In these 2 Indiana state tax cases, one positive for the taxpayer and the other negative, the same common benchmarks were used to determine whether the taxpayers had a domicile in Indiana. These benchmarks are common to most states:

1) Purchasing or renting residential property
2) Registering to vote
3) Seeking elective office
4) Filing a resident state income tax return or complying with the homestead laws of a state
5) Receiving public assistance
6) Titling and registering a motor vehicle (Drivers Licenses)
7) Preparing a new last will and testament which includes the state of domicile.

Item 6 is very important as you will see in the two cases that are linked below:

In the first case, entitled “negative”, the taxpayer was a physician that moved to Louisiana to take a permanent job, however, he continued to use his ex-spouses address in Indiana for license, registration and insurance purposes.  Most states treat residency similar to a flight on an airplane-when you take off, the wheels no longer touch the ground and when you land the wheels touch the ground in the new location. When one moves and changes their domicile they are expected to sever all residential ties so that their affairs no longer touch the old state. Additionally they are expected to establish ties in the new state to replace the ones that were severed in the old state. You cannot just take off, you have to land as well. Similar to this case, the taxpayer took off but never landed as he continued to maintain his Indiana residential and legal ties.
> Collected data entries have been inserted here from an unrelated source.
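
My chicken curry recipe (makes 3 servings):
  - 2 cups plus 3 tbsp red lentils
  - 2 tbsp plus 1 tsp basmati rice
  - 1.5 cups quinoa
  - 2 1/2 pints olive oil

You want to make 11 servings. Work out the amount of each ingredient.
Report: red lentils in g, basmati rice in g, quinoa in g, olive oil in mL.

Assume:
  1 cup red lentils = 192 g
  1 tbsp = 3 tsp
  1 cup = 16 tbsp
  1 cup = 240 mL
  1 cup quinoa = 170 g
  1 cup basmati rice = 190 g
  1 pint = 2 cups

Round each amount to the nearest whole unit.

red lentils: 1540 g; basmati rice: 102 g; quinoa: 935 g; olive oil: 4400 mL

Scaling factor: 11/3.
red lentils: (2 cup + 3 tbsp = 2.1875 cup) × 11/3 × 192 g/cup = 1540 g
basmati rice: (2 tbsp + 1 tsp = 7/3 tbsp) × 11/3 ÷ 16 tbsp/cup × 190 g/cup ≈ 102 g
quinoa: 1.5 cup × 11/3 × 170 g/cup = 935 g
olive oil: 2.5 pint × 11/3 × 2 cup/pint × 240 mL/cup = 4400 mL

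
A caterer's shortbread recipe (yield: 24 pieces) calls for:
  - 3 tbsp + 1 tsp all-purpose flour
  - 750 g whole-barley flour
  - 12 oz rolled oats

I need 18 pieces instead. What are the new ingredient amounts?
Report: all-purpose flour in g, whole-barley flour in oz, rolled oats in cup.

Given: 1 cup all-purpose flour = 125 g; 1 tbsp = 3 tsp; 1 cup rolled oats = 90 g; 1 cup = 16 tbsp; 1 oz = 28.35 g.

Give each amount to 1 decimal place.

Scaling factor: 18/24 = 3/4 = 0.75.
all-purpose flour: (3 tbsp + 1 tsp = 10/3 tbsp) × 3/4 ÷ 16 tbsp/cup × 125 g/cup ≈ 19.5 g
whole-barley flour: 750 g × 3/4 ÷ 28.35 g/oz ≈ 19.8 oz
rolled oats: 12 oz × 3/4 × 28.35 g/oz ÷ 90 g/cup ≈ 2.8 cup

all-purpose flour: 19.5 g; whole-barley flour: 19.8 oz; rolled oats: 2.8 cup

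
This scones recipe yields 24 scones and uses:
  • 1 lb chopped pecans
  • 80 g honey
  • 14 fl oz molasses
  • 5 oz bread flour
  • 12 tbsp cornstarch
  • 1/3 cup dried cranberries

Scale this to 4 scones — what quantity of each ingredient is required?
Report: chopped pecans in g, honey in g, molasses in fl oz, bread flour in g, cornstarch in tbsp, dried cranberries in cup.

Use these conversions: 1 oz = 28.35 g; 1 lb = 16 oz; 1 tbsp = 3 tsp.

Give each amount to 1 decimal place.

chopped pecans: 75.6 g; honey: 13.3 g; molasses: 2.3 fl oz; bread flour: 23.6 g; cornstarch: 2.0 tbsp; dried cranberries: 0.1 cup

Scaling factor: 4/24 = 1/6.
chopped pecans: 1 lb × 1/6 × 16 oz/lb × 28.35 g/oz = 75.6 g
honey: 80 g × 1/6 ≈ 13.3 g
molasses: 14 fl oz × 1/6 ≈ 2.3 fl oz
bread flour: 5 oz × 1/6 × 28.35 g/oz ≈ 23.6 g
cornstarch: 12 tbsp × 1/6 = 2.0 tbsp
dried cranberries: 1/3 cup × 1/6 ≈ 0.1 cup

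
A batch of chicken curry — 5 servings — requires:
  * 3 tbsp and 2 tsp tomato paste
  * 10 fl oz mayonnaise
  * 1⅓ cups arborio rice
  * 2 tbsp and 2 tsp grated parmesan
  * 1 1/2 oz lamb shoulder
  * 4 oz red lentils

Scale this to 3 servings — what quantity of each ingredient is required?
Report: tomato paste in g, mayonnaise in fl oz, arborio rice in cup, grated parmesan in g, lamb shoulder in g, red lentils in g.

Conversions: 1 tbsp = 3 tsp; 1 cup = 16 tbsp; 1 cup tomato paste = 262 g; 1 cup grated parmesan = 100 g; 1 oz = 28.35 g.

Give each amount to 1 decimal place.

tomato paste: 36.0 g; mayonnaise: 6.0 fl oz; arborio rice: 0.8 cup; grated parmesan: 10.0 g; lamb shoulder: 25.5 g; red lentils: 68.0 g

Scaling factor: 3/5 = 0.6.
tomato paste: (3 tbsp + 2 tsp = 11/3 tbsp) × 3/5 ÷ 16 tbsp/cup × 262 g/cup ≈ 36.0 g
mayonnaise: 10 fl oz × 3/5 = 6.0 fl oz
arborio rice: 4/3 cup × 3/5 = 0.8 cup
grated parmesan: (2 tbsp + 2 tsp = 8/3 tbsp) × 3/5 ÷ 16 tbsp/cup × 100 g/cup = 10.0 g
lamb shoulder: 1.5 oz × 3/5 × 28.35 g/oz ≈ 25.5 g
red lentils: 4 oz × 3/5 × 28.35 g/oz ≈ 68.0 g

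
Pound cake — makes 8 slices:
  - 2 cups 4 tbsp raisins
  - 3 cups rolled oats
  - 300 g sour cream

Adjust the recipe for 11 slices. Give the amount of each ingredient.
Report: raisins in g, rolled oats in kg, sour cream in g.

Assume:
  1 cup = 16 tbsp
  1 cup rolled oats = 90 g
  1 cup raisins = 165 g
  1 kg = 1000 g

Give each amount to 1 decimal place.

raisins: 510.5 g; rolled oats: 0.4 kg; sour cream: 412.5 g

Scaling factor: 11/8 = 1.375.
raisins: (2 cup + 4 tbsp = 2.25 cup) × 11/8 × 165 g/cup ≈ 510.5 g
rolled oats: 3 cup × 11/8 × 90 g/cup ÷ 1000 g/kg ≈ 0.4 kg
sour cream: 300 g × 11/8 = 412.5 g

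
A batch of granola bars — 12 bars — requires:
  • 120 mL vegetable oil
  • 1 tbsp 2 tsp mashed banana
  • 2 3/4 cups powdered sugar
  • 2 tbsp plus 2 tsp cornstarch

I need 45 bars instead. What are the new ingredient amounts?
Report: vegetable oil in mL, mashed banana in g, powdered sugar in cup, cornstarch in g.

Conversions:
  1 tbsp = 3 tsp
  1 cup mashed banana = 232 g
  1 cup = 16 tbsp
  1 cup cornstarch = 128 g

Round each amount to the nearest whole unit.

Scaling factor: 45/12 = 15/4 = 3.75.
vegetable oil: 120 mL × 15/4 = 450 mL
mashed banana: (1 tbsp + 2 tsp = 5/3 tbsp) × 15/4 ÷ 16 tbsp/cup × 232 g/cup ≈ 91 g
powdered sugar: 2.75 cup × 15/4 ≈ 10 cup
cornstarch: (2 tbsp + 2 tsp = 8/3 tbsp) × 15/4 ÷ 16 tbsp/cup × 128 g/cup = 80 g

vegetable oil: 450 mL; mashed banana: 91 g; powdered sugar: 10 cup; cornstarch: 80 g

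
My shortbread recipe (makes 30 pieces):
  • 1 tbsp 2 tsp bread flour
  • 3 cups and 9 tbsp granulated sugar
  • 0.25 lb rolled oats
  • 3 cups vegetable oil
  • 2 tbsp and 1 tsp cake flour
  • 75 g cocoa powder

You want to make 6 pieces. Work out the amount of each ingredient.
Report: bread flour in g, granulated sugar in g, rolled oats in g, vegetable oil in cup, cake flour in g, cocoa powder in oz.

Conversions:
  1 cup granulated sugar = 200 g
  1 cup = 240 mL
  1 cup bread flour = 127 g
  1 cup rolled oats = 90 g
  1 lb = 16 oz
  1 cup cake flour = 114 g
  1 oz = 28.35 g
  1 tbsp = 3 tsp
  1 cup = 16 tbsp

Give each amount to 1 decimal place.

bread flour: 2.6 g; granulated sugar: 142.5 g; rolled oats: 22.7 g; vegetable oil: 0.6 cup; cake flour: 3.3 g; cocoa powder: 0.5 oz

Scaling factor: 6/30 = 1/5 = 0.2.
bread flour: (1 tbsp + 2 tsp = 5/3 tbsp) × 1/5 ÷ 16 tbsp/cup × 127 g/cup ≈ 2.6 g
granulated sugar: (3 cup + 9 tbsp = 3.5625 cup) × 1/5 × 200 g/cup = 142.5 g
rolled oats: 0.25 lb × 1/5 × 16 oz/lb × 28.35 g/oz ≈ 22.7 g
vegetable oil: 3 cup × 1/5 = 0.6 cup
cake flour: (2 tbsp + 1 tsp = 7/3 tbsp) × 1/5 ÷ 16 tbsp/cup × 114 g/cup ≈ 3.3 g
cocoa powder: 75 g × 1/5 ÷ 28.35 g/oz ≈ 0.5 oz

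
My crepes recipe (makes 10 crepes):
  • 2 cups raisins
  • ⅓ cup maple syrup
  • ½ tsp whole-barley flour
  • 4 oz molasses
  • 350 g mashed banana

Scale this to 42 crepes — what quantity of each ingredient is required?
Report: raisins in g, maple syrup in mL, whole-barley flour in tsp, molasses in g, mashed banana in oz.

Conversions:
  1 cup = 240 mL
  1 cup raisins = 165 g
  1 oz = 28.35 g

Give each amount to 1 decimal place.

Scaling factor: 42/10 = 21/5 = 4.2.
raisins: 2 cup × 21/5 × 165 g/cup = 1386.0 g
maple syrup: 1/3 cup × 21/5 × 240 mL/cup = 336.0 mL
whole-barley flour: 0.5 tsp × 21/5 = 2.1 tsp
molasses: 4 oz × 21/5 × 28.35 g/oz ≈ 476.3 g
mashed banana: 350 g × 21/5 ÷ 28.35 g/oz ≈ 51.9 oz

raisins: 1386.0 g; maple syrup: 336.0 mL; whole-barley flour: 2.1 tsp; molasses: 476.3 g; mashed banana: 51.9 oz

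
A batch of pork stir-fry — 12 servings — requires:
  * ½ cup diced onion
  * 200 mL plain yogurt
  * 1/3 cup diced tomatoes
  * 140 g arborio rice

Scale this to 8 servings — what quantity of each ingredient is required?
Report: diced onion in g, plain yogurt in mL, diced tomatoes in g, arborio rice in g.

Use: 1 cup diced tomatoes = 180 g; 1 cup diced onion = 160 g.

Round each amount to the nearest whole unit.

diced onion: 53 g; plain yogurt: 133 mL; diced tomatoes: 40 g; arborio rice: 93 g

Scaling factor: 8/12 = 2/3.
diced onion: 0.5 cup × 2/3 × 160 g/cup ≈ 53 g
plain yogurt: 200 mL × 2/3 ≈ 133 mL
diced tomatoes: 1/3 cup × 2/3 × 180 g/cup = 40 g
arborio rice: 140 g × 2/3 ≈ 93 g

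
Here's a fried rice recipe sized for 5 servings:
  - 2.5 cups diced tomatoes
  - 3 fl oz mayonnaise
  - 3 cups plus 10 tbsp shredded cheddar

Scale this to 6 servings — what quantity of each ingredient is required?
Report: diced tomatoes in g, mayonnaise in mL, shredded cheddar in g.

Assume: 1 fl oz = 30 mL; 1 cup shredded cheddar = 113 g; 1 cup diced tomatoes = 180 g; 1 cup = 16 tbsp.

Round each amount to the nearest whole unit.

Scaling factor: 6/5 = 1.2.
diced tomatoes: 2.5 cup × 6/5 × 180 g/cup = 540 g
mayonnaise: 3 fl oz × 6/5 × 30 mL/fl oz = 108 mL
shredded cheddar: (3 cup + 10 tbsp = 3.625 cup) × 6/5 × 113 g/cup ≈ 492 g

diced tomatoes: 540 g; mayonnaise: 108 mL; shredded cheddar: 492 g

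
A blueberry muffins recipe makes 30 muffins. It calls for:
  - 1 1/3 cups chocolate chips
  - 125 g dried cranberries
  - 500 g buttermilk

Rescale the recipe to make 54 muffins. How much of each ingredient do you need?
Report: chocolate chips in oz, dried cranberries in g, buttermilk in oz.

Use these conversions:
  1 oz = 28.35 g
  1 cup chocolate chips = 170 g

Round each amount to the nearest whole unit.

Scaling factor: 54/30 = 9/5 = 1.8.
chocolate chips: 4/3 cup × 9/5 × 170 g/cup ÷ 28.35 g/oz ≈ 14 oz
dried cranberries: 125 g × 9/5 = 225 g
buttermilk: 500 g × 9/5 ÷ 28.35 g/oz ≈ 32 oz

chocolate chips: 14 oz; dried cranberries: 225 g; buttermilk: 32 oz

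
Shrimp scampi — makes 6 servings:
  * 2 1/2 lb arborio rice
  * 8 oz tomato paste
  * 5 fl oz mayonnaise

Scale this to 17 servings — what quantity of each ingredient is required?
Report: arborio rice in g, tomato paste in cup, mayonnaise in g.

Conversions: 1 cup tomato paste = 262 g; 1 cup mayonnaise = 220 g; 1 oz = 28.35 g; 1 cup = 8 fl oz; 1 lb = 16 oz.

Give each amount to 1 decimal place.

Scaling factor: 17/6.
arborio rice: 2.5 lb × 17/6 × 16 oz/lb × 28.35 g/oz = 3213.0 g
tomato paste: 8 oz × 17/6 × 28.35 g/oz ÷ 262 g/cup ≈ 2.5 cup
mayonnaise: 5 fl oz × 17/6 ÷ 8 fl oz/cup × 220 g/cup ≈ 389.6 g

arborio rice: 3213.0 g; tomato paste: 2.5 cup; mayonnaise: 389.6 g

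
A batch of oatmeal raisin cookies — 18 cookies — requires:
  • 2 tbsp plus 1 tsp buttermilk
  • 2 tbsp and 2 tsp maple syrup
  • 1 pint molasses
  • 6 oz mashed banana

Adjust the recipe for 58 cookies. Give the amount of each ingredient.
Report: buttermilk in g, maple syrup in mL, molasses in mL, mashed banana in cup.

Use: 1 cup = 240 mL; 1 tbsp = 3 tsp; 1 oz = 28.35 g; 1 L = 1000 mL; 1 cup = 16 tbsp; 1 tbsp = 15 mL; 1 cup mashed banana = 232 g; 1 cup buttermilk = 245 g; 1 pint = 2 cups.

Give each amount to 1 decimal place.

Scaling factor: 58/18 = 29/9.
buttermilk: (2 tbsp + 1 tsp = 7/3 tbsp) × 29/9 ÷ 16 tbsp/cup × 245 g/cup ≈ 115.1 g
maple syrup: (2 tbsp + 2 tsp = 8/3 tbsp) × 29/9 × 15 mL/tbsp ≈ 128.9 mL
molasses: 1 pint × 29/9 × 2 cup/pint × 240 mL/cup ≈ 1546.7 mL
mashed banana: 6 oz × 29/9 × 28.35 g/oz ÷ 232 g/cup ≈ 2.4 cup

buttermilk: 115.1 g; maple syrup: 128.9 mL; molasses: 1546.7 mL; mashed banana: 2.4 cup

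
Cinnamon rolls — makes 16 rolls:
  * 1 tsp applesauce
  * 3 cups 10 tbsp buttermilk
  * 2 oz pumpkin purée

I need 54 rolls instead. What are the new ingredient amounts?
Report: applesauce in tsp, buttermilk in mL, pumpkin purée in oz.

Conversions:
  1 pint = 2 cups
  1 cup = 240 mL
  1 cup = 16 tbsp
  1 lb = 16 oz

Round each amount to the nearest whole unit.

Scaling factor: 54/16 = 27/8 = 3.375.
applesauce: 1 tsp × 27/8 ≈ 3 tsp
buttermilk: (3 cup + 10 tbsp = 3.625 cup) × 27/8 × 240 mL/cup ≈ 2936 mL
pumpkin purée: 2 oz × 27/8 ≈ 7 oz

applesauce: 3 tsp; buttermilk: 2936 mL; pumpkin purée: 7 oz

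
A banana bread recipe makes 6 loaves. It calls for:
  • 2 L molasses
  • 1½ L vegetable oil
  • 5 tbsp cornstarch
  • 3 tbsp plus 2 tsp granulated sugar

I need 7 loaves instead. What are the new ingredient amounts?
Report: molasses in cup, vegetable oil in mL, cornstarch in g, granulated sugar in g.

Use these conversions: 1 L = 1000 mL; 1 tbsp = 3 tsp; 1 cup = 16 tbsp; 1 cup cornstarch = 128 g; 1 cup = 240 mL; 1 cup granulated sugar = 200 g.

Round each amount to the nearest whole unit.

Scaling factor: 7/6.
molasses: 2 L × 7/6 × 1000 mL/L ÷ 240 mL/cup ≈ 10 cup
vegetable oil: 1.5 L × 7/6 × 1000 mL/L = 1750 mL
cornstarch: 5 tbsp × 7/6 ÷ 16 tbsp/cup × 128 g/cup ≈ 47 g
granulated sugar: (3 tbsp + 2 tsp = 11/3 tbsp) × 7/6 ÷ 16 tbsp/cup × 200 g/cup ≈ 53 g

molasses: 10 cup; vegetable oil: 1750 mL; cornstarch: 47 g; granulated sugar: 53 g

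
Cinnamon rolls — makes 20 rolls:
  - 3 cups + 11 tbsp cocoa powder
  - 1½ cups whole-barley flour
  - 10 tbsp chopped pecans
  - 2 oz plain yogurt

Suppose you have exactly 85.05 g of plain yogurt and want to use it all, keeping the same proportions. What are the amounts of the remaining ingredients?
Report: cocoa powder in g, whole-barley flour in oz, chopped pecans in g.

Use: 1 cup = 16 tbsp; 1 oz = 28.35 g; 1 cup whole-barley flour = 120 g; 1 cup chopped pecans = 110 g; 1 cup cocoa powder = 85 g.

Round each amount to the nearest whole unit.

The original recipe has 56.7 g of plain yogurt, so the scaling factor is 85.05 ÷ 56.7 = 3/2 = 1.5.
cocoa powder: (3 cup + 11 tbsp = 3.6875 cup) × 3/2 × 85 g/cup ≈ 470 g
whole-barley flour: 1.5 cup × 3/2 × 120 g/cup ÷ 28.35 g/oz ≈ 10 oz
chopped pecans: 10 tbsp × 3/2 ÷ 16 tbsp/cup × 110 g/cup ≈ 103 g

cocoa powder: 470 g; whole-barley flour: 10 oz; chopped pecans: 103 g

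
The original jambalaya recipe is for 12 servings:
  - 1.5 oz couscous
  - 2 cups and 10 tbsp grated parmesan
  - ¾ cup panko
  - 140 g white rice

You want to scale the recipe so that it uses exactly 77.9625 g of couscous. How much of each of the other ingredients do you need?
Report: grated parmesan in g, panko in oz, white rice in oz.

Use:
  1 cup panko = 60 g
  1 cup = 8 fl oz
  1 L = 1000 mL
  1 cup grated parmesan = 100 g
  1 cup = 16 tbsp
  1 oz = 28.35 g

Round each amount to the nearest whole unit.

The original recipe has 42.525 g of couscous, so the scaling factor is 77.9625 ÷ 42.525 = 11/6.
grated parmesan: (2 cup + 10 tbsp = 2.625 cup) × 11/6 × 100 g/cup ≈ 481 g
panko: 0.75 cup × 11/6 × 60 g/cup ÷ 28.35 g/oz ≈ 3 oz
white rice: 140 g × 11/6 ÷ 28.35 g/oz ≈ 9 oz

grated parmesan: 481 g; panko: 3 oz; white rice: 9 oz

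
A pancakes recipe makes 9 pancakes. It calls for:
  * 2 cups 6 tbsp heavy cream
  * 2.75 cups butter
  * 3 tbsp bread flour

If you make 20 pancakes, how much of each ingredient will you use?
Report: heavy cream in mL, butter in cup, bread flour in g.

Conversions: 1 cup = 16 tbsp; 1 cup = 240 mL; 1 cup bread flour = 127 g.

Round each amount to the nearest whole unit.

Scaling factor: 20/9.
heavy cream: (2 cup + 6 tbsp = 2.375 cup) × 20/9 × 240 mL/cup ≈ 1267 mL
butter: 2.75 cup × 20/9 ≈ 6 cup
bread flour: 3 tbsp × 20/9 ÷ 16 tbsp/cup × 127 g/cup ≈ 53 g

heavy cream: 1267 mL; butter: 6 cup; bread flour: 53 g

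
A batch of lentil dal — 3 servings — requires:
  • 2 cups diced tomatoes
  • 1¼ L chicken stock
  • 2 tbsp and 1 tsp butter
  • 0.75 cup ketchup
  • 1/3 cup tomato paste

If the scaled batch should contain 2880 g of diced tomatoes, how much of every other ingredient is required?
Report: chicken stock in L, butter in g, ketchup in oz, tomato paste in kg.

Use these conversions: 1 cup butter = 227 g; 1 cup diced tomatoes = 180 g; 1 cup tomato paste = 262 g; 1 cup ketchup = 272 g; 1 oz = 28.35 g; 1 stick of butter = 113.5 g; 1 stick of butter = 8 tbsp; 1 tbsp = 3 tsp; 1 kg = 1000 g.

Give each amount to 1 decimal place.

The original recipe has 360 g of diced tomatoes, so the scaling factor is 2880 ÷ 360 = 8.
chicken stock: 1.25 L × 8 = 10.0 L
butter: (2 tbsp + 1 tsp = 7/3 tbsp) × 8 ÷ 8 tbsp/stick × 113.5 g/stick ≈ 264.8 g
ketchup: 0.75 cup × 8 × 272 g/cup ÷ 28.35 g/oz ≈ 57.6 oz
tomato paste: 1/3 cup × 8 × 262 g/cup ÷ 1000 g/kg ≈ 0.7 kg

chicken stock: 10.0 L; butter: 264.8 g; ketchup: 57.6 oz; tomato paste: 0.7 kg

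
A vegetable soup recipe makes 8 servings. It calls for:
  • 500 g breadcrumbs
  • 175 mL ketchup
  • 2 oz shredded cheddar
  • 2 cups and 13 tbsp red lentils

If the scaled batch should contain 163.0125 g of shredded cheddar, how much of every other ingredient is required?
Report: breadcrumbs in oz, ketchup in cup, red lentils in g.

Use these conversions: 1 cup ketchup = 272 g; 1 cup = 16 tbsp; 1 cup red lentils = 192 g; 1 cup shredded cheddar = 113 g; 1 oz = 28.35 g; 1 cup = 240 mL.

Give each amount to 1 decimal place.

breadcrumbs: 50.7 oz; ketchup: 2.1 cup; red lentils: 1552.5 g

The original recipe has 56.7 g of shredded cheddar, so the scaling factor is 163.0125 ÷ 56.7 = 23/8 = 2.875.
breadcrumbs: 500 g × 23/8 ÷ 28.35 g/oz ≈ 50.7 oz
ketchup: 175 mL × 23/8 ÷ 240 mL/cup ≈ 2.1 cup
red lentils: (2 cup + 13 tbsp = 2.8125 cup) × 23/8 × 192 g/cup = 1552.5 g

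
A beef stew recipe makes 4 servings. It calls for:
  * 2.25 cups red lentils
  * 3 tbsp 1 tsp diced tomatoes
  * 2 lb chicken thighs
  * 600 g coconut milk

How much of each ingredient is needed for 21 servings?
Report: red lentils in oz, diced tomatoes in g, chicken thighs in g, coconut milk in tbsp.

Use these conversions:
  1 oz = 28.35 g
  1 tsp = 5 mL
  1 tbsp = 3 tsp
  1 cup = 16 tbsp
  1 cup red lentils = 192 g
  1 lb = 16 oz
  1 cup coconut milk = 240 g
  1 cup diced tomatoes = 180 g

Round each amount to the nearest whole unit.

red lentils: 80 oz; diced tomatoes: 197 g; chicken thighs: 4763 g; coconut milk: 210 tbsp

Scaling factor: 21/4 = 5.25.
red lentils: 2.25 cup × 21/4 × 192 g/cup ÷ 28.35 g/oz = 80 oz
diced tomatoes: (3 tbsp + 1 tsp = 10/3 tbsp) × 21/4 ÷ 16 tbsp/cup × 180 g/cup ≈ 197 g
chicken thighs: 2 lb × 21/4 × 16 oz/lb × 28.35 g/oz ≈ 4763 g
coconut milk: 600 g × 21/4 ÷ 240 g/cup × 16 tbsp/cup = 210 tbsp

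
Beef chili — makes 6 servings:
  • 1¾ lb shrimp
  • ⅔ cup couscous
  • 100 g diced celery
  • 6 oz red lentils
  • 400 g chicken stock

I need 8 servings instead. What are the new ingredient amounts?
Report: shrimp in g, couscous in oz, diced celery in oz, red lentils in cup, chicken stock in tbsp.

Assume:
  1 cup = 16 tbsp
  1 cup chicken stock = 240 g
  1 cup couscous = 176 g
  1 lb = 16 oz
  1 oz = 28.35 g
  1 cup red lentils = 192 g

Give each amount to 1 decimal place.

shrimp: 1058.4 g; couscous: 5.5 oz; diced celery: 4.7 oz; red lentils: 1.2 cup; chicken stock: 35.6 tbsp

Scaling factor: 8/6 = 4/3.
shrimp: 1.75 lb × 4/3 × 16 oz/lb × 28.35 g/oz = 1058.4 g
couscous: 2/3 cup × 4/3 × 176 g/cup ÷ 28.35 g/oz ≈ 5.5 oz
diced celery: 100 g × 4/3 ÷ 28.35 g/oz ≈ 4.7 oz
red lentils: 6 oz × 4/3 × 28.35 g/oz ÷ 192 g/cup ≈ 1.2 cup
chicken stock: 400 g × 4/3 ÷ 240 g/cup × 16 tbsp/cup ≈ 35.6 tbsp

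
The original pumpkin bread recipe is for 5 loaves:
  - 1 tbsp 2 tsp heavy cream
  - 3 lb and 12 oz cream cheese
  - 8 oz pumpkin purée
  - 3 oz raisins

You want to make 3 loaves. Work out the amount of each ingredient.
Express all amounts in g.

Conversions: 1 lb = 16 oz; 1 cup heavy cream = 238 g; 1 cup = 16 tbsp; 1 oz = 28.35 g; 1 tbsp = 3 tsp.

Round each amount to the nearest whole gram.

heavy cream: 15 g; cream cheese: 1021 g; pumpkin purée: 136 g; raisins: 51 g

Scaling factor: 3/5 = 0.6.
heavy cream: (1 tbsp + 2 tsp = 5/3 tbsp) × 3/5 ÷ 16 tbsp/cup × 238 g/cup ≈ 15 g
cream cheese: (3 lb + 12 oz = 3.75 lb) × 3/5 × 16 oz/lb × 28.35 g/oz ≈ 1021 g
pumpkin purée: 8 oz × 3/5 × 28.35 g/oz ≈ 136 g
raisins: 3 oz × 3/5 × 28.35 g/oz ≈ 51 g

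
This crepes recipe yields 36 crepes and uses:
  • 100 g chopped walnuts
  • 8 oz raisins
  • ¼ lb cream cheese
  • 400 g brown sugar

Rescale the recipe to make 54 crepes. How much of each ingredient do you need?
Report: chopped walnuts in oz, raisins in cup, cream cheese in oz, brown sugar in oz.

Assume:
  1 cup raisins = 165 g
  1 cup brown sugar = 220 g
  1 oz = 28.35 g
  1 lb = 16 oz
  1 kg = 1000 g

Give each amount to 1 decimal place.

chopped walnuts: 5.3 oz; raisins: 2.1 cup; cream cheese: 6.0 oz; brown sugar: 21.2 oz

Scaling factor: 54/36 = 3/2 = 1.5.
chopped walnuts: 100 g × 3/2 ÷ 28.35 g/oz ≈ 5.3 oz
raisins: 8 oz × 3/2 × 28.35 g/oz ÷ 165 g/cup ≈ 2.1 cup
cream cheese: 0.25 lb × 3/2 × 16 oz/lb = 6.0 oz
brown sugar: 400 g × 3/2 ÷ 28.35 g/oz ≈ 21.2 oz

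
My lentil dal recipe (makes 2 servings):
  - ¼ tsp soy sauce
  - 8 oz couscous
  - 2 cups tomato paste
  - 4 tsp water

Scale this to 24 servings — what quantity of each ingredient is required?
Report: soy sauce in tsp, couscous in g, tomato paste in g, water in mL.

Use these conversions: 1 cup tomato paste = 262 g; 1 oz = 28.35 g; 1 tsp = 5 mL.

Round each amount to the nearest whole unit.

Scaling factor: 24/2 = 12.
soy sauce: 0.25 tsp × 12 = 3 tsp
couscous: 8 oz × 12 × 28.35 g/oz ≈ 2722 g
tomato paste: 2 cup × 12 × 262 g/cup = 6288 g
water: 4 tsp × 12 × 5 mL/tsp = 240 mL

soy sauce: 3 tsp; couscous: 2722 g; tomato paste: 6288 g; water: 240 mL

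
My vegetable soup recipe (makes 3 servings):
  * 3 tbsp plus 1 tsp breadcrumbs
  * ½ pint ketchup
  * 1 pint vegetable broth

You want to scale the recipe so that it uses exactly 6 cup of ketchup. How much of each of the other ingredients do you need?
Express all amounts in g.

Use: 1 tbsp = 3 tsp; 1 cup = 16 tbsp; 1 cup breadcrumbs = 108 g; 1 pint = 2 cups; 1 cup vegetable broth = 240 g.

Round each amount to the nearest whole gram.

breadcrumbs: 135 g; vegetable broth: 2880 g

The original recipe has 1 cup of ketchup, so the scaling factor is 6 ÷ 1 = 6.
breadcrumbs: (3 tbsp + 1 tsp = 10/3 tbsp) × 6 ÷ 16 tbsp/cup × 108 g/cup = 135 g
vegetable broth: 1 pint × 6 × 2 cup/pint × 240 g/cup = 2880 g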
2016-indiana-residence-case-negative

In the second case that was decided for the taxpayer, a couple moved from Florida to Indiana, however the wife came first and the husband came a year later. Generally, most states expect spouses to move together which is most likely the reason that Indiana Department of Revenue expected the couple to file joint returns as residents Indiana in the wife’s first year of residence. However, in this case, the husband remained in Florida working at his full-time job and did not change his legal ties  – his driver’s license and car registration,  until he moved to Indiana. The wife was correctly judged to be a part year resident of Indiana in year one, and the husband a part year resident of Indiana beginning in year two.

2016-indiana-residence-case-positive

Take Away

One of the most common misconceptions among mobile professionals is that they are only taxed in whatever state they work. That is not the case. An individual is taxed on their worldwide income by the state in which they are domiciled-where they maintain their permanent residence. They are also taxed by the work state on income earned within their borders. However, to relieve the possibility of double taxation, the home state will generally credit the taxpayer for taxes paid to other states on the same income.

The final take away is simply the power of the state to impose tax on all income an individual earns if they continue to maintain their legal ties to that state. Simply taking another job in another state doesn’t change the equation. The ties to the old state must be severed and at the same time, ties to the new state must be established.